I wrote an article for the New View magazine which I have available for download. It is about the implications of potentised preparations working.

Here it is in text form:



By Mark Moodie

Potentising, to awaken potential dormant in substances, is common to homoeopathy and biodynamic agriculture. However, it is generally regarded as unreliable at best, and more widely as a total waste of time. It seems unlikely that such a practice will be widely embraced as a science. The following recent agricultural work may provoke caution in drawing such conclusions too early.

The members of the Pipfruit Growers Association of New Zealand sought relief. The capital-intensive but lucrative kiwi and apple orchards serving Japan and the UK supermarkets had lost 80-100% of the year’s crop to the late frosts of 15th and 25th September 2002. This was compounded by the deeper frost of October 5th during the vulnerable flowering stage.

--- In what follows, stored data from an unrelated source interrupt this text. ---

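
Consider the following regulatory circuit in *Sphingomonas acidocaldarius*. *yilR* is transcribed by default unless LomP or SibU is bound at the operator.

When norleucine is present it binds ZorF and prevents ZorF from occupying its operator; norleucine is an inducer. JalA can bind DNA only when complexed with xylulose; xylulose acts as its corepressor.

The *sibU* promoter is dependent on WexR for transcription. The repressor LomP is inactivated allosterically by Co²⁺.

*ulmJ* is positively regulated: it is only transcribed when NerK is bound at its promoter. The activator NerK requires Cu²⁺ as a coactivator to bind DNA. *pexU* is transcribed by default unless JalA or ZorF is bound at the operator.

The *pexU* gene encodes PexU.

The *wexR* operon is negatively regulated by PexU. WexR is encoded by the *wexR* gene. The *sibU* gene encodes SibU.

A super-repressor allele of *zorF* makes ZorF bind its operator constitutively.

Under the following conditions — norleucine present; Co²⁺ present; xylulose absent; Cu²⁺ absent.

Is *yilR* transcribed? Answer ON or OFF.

Co²⁺ is present, so LomP is inactive.
Xylulose is absent, so JalA is inactive.
ZorF is constitutively active in this strain.
With repressor ZorF bound, *pexU* is not transcribed.
So PexU is not produced.
With no repressor bound, *wexR* is transcribed.
So WexR is produced and active.
No repressor is bound and WexR is active, so *sibU* is transcribed.
So SibU is produced and active.
With repressor SibU bound, *yilR* is not transcribed.

OFF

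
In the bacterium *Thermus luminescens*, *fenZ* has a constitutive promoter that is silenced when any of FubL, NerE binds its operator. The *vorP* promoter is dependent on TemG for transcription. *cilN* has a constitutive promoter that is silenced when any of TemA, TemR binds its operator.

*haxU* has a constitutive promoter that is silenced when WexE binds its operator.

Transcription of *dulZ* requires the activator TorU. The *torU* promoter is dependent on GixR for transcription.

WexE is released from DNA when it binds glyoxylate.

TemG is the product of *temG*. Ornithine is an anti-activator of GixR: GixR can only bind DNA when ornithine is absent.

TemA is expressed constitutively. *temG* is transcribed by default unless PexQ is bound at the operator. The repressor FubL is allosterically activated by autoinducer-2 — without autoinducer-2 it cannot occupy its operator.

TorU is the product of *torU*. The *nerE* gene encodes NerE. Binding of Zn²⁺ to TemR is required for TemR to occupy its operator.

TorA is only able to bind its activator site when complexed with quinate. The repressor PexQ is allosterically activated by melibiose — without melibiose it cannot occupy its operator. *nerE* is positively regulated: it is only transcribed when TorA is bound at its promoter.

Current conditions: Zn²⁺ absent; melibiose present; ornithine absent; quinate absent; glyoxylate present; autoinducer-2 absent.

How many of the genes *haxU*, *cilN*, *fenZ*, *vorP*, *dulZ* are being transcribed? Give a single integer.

3

Glyoxylate is present, so WexE is inactive.
With no repressor bound, *haxU* is transcribed.
→ *haxU* is ON.
TemA is produced constitutively and is active.
Zn²⁺ is absent, so TemR is inactive.
With repressor TemA bound, *cilN* is not transcribed.
→ *cilN* is OFF.
Autoinducer-2 is absent, so FubL is inactive.
Quinate is absent, so TorA is inactive.
Required activator TorA is absent, so *nerE* is not transcribed.
So NerE is not produced.
With no repressor bound, *fenZ* is transcribed.
→ *fenZ* is ON.
Melibiose is present, so PexQ is active.
With repressor PexQ bound, *temG* is not transcribed.
So TemG is not produced.
Required activator TemG is absent, so *vorP* is not transcribed.
→ *vorP* is OFF.
Ornithine is absent, so GixR is active.
No repressor is bound and GixR is active, so *torU* is transcribed.
So TorU is produced and active.
No repressor is bound and TorU is active, so *dulZ* is transcribed.
→ *dulZ* is ON.
3 of the 5 genes are transcribed.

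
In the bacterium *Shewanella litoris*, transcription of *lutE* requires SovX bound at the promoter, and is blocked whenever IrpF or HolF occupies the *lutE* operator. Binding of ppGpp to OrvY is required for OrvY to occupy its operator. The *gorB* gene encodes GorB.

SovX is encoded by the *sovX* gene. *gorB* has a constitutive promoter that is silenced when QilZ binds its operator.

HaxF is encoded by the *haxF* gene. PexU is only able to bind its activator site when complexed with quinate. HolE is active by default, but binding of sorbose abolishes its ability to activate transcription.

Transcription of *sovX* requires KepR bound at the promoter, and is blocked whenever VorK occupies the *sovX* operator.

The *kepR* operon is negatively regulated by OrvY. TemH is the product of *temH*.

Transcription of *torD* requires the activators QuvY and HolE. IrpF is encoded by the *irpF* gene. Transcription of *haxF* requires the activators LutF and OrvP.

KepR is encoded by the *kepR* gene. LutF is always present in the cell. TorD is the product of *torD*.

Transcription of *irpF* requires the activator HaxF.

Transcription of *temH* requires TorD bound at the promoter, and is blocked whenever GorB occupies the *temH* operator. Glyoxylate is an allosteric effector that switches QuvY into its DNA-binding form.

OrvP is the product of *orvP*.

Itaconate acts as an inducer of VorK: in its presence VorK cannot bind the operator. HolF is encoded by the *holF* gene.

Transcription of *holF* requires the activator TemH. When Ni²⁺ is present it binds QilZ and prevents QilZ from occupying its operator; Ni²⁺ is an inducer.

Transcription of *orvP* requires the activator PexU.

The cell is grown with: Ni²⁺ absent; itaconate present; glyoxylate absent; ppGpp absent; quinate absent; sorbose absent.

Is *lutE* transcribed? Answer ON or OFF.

LutF is produced constitutively and is active.
Quinate is absent, so PexU is inactive.
Required activator PexU is absent, so *orvP* is not transcribed.
So OrvP is not produced.
Required activator OrvP is absent, so *haxF* is not transcribed.
So HaxF is not produced.
Required activator HaxF is absent, so *irpF* is not transcribed.
So IrpF is not produced.
Glyoxylate is absent, so QuvY is inactive.
Sorbose is absent, so HolE is active.
Required activator QuvY is absent, so *torD* is not transcribed.
So TorD is not produced.
Ni²⁺ is absent, so QilZ is active.
With repressor QilZ bound, *gorB* is not transcribed.
So GorB is not produced.
Required activator TorD is absent, so *temH* is not transcribed.
So TemH is not produced.
Required activator TemH is absent, so *holF* is not transcribed.
So HolF is not produced.
ppGpp is absent, so OrvY is inactive.
With no repressor bound, *kepR* is transcribed.
So KepR is produced and active.
Itaconate is present, so VorK is inactive.
No repressor is bound and KepR is active, so *sovX* is transcribed.
So SovX is produced and active.
No repressor is bound and SovX is active, so *lutE* is transcribed.

ON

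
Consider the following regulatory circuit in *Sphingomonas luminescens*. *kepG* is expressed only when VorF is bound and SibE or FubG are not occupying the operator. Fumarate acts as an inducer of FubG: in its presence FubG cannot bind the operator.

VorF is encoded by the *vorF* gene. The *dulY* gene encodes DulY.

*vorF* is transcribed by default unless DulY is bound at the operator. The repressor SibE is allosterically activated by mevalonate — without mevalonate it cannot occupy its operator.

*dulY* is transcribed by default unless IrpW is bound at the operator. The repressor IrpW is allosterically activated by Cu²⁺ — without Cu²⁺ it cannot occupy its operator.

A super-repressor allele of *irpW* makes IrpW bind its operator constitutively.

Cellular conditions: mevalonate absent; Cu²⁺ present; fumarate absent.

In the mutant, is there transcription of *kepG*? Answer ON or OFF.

OFF

Mevalonate is absent, so SibE is inactive.
Fumarate is absent, so FubG is active.
IrpW is constitutively active in this strain.
With repressor IrpW bound, *dulY* is not transcribed.
So DulY is not produced.
With no repressor bound, *vorF* is transcribed.
So VorF is produced and active.
With repressor FubG bound, *kepG* is not transcribed.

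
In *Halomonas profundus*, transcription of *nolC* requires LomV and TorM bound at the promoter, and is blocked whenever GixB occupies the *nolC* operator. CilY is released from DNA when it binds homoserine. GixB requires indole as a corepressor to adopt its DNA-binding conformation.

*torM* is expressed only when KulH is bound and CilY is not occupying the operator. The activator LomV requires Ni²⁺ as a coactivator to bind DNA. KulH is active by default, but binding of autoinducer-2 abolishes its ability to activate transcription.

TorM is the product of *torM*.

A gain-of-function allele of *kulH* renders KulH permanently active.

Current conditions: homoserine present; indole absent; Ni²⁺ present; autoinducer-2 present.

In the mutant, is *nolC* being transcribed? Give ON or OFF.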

The Association commissioned HortResearch, the laboratory used by the major pack-houses, universities and the Government, to evaluate frost protection measures. Although there are huge fans and helicopters for hire that blow the cold air away from the orchards, these pass on the problem and require a lot of energy and cash. The industry is already set up for spraying so the association asked for sprays to be evaluated. One member’s sprayed orchard had come through these frosts relatively unscathed, so he sent his remaining ‘Warmth Spray’ to be one of the products for evaluation.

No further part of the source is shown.